Taylor Swift is pretty saccharine. She’s blonde and pleasant and perfectly preened for the media. She has delightful country roots, sells herself as an open book to her fans, has an adorable Instagram filled with adorable cats. She is, by all accounts, tolerable. But then, then she released 1989. And now everyone should be confused.
It’s not that 1989 is a good album, one with the sweeping and grand intentions. There is no philosophy espoused here, no blurring of genres, no true experimentalism. But it is perhaps the best pop offering of 2014. Heck, even 2013. (That depends, of course, if you call Yeezus pop.) In fact, nearly every song on the album could be a single. On a second or third listen, the only thing that gets tiring is the sheer catchiness of the entire production. Her hooks are flawless. Here songwriting is intelligent. Every time she channels a breathy, sensual voice, she then doubles down on showing off how capable she is at hitting high notes. Furthermore, critics are going nuts; John Caramanica’s NYT write-up is pretty thrilled, as is Rolling Stone’s Rob Sheffield (amongst many, many others). By all accounts, it’s a hit.

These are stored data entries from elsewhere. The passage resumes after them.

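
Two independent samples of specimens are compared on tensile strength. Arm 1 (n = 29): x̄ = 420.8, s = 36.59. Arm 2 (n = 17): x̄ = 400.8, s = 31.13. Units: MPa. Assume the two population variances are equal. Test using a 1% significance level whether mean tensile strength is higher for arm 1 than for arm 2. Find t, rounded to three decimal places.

Let group 1 = arm 1, group 2 = arm 2. H0: μ_1 = μ_2; H1: μ_1 > μ_2 (two-sample pooled-variance t-test, right-tailed).
s_p² = [(29−1)·36.59² + (17−1)·31.13²]/(29+17−2) = 1204.37
t = (420.8 − 400.8)/√[1204.37·(1/29 + 1/17)] = 1.887
df = n₁ + n₂ − 2 = 44
p-value = P(T ≥ 1.887) ≈ 0.0329
Since p ≈ 0.0329 > α = 0.01, fail to reject H0; the data do not provide sufficient evidence against H0.

1.887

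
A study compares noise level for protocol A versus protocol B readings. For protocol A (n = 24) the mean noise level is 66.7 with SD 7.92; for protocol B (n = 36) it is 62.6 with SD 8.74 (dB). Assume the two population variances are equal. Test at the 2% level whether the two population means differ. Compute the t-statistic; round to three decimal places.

1.847

Let group 1 = protocol A, group 2 = protocol B. H0: μ_1 = μ_2; H1: μ_1 ≠ μ_2 (two-sample pooled-variance t-test, two-sided).
s_p² = [(24−1)·7.92² + (36−1)·8.74²]/(24+36−2) = 70.9702
t = (66.7 − 62.6)/√[70.9702·(1/24 + 1/36)] = 1.847
df = n₁ + n₂ − 2 = 58
Two-sided p-value ≈ 0.070
Since p ≈ 0.070 > α = 0.02, fail to reject H0; the data do not provide sufficient evidence against H0.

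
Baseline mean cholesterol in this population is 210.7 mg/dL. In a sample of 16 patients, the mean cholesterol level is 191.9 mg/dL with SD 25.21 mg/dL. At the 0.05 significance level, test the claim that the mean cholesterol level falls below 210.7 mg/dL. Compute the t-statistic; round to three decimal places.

H0: μ = 210.7; H1: μ < 210.7 (one-sample t-test, left-tailed).
t = (x̄ − μ₀)/(s/√n) = (191.9 − 210.7)/(25.21/√16) = -2.983
df = n − 1 = 15
p-value = P(T ≤ -2.983) ≈ 0.0046
Since p ≈ 0.0046 < α = 0.05, reject H0; the evidence is statistically significant.

-2.983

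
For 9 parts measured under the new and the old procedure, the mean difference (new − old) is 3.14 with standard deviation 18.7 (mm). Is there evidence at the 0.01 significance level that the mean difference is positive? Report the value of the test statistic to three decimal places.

H0: μ_d = 0; H1: μ_d > 0 (paired t-test on the differences, right-tailed).
t = d̄/(s_d/√n) = 3.14/(18.7/√9) = 0.504
df = n − 1 = 8
p-value = P(T ≥ 0.504) ≈ 0.3140
Since p ≈ 0.3140 > α = 0.01, fail to reject H0; the data do not provide sufficient evidence against H0.

0.504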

What makes 1989 a real success, a true pop standard, is how totally cohesive it is. Each song fits together, and there is a total story told. Her title is not just the year she was born, but also her main inspiration. Ditching her guitar, she employs grandiose electronics, spacious sounding vocals, taking a page right out of, say, a John Hughes movie or the blonde iteration of the Pet Shop Boys. Readers are going to chuck rotten fruit in our direction, but this album is much more akin to Robyn’s Body Talk than anything that comes out of camp Katy or Miley. (In fact, it is like Body Talk for swooning teenagers instead of world-weary clubgoers.)

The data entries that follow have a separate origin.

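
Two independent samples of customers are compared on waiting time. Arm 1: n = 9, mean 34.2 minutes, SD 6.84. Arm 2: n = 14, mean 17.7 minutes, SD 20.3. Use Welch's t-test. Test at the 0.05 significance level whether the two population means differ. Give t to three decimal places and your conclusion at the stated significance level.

Let group 1 = arm 1, group 2 = arm 2. H0: μ_1 = μ_2; H1: μ_1 ≠ μ_2 (Welch's two-sample t-test, two-sided).
t = (x̄_1 − x̄_2)/√(s_1²/n_1 + s_2²/n_2) = (34.2 − 17.7)/√(6.84²/9 + 20.3²/14) = 2.804
Welch–Satterthwaite df ≈ 17.13
Two-sided p-value ≈ 0.012
Since p ≈ 0.012 < α = 0.05, reject H0; the data support H1.

t = 2.804; reject H0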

“How You Get The Girl” is perhaps the most familiar-feeling Taylor song, and surprisingly not the lead single. It matches new Taylor with the old, pairing her guitar with smashing beats and a sing-along ready chorus. We have all heard “Shake It Off,” which is honestly one of the weaker songs on the album, a tune without the dramatic, heart-holding that permeates all of 1989. Another shout-out to the old is in the bedtime ballad “This Love,” which still has driving electronics giving it a bit of non-Taylor edge.
But it is when Taylor becomes unrecognizable, assuming a pop mantle she was apparently working torwards, where the album reaches its truest potential. Songs like “Wonderland” are defiantly loud and gun straight for the Haus of Rihanna (the “eh, eh, eh” is certainly reminiscent of “umbrella-ah-ah-ah”) but there is no send-up to hip-hop here. This is Taylor Swift doing her interpretation of pop straight out of the ’80s — moodiness, drama, feelings, and all. (In fact, “Clean,” she calls on Imogen Heap to almost do a Wilson Phillips thing.) It is clear: This is not a former country star trying her hand at pop. This is a former country outsider showing what happens when epic dance music becomes earnest.
“You can’t see it in my face, but I’m about to play my ace,” she says, in “Wonderland.” There is no naive country girl, here.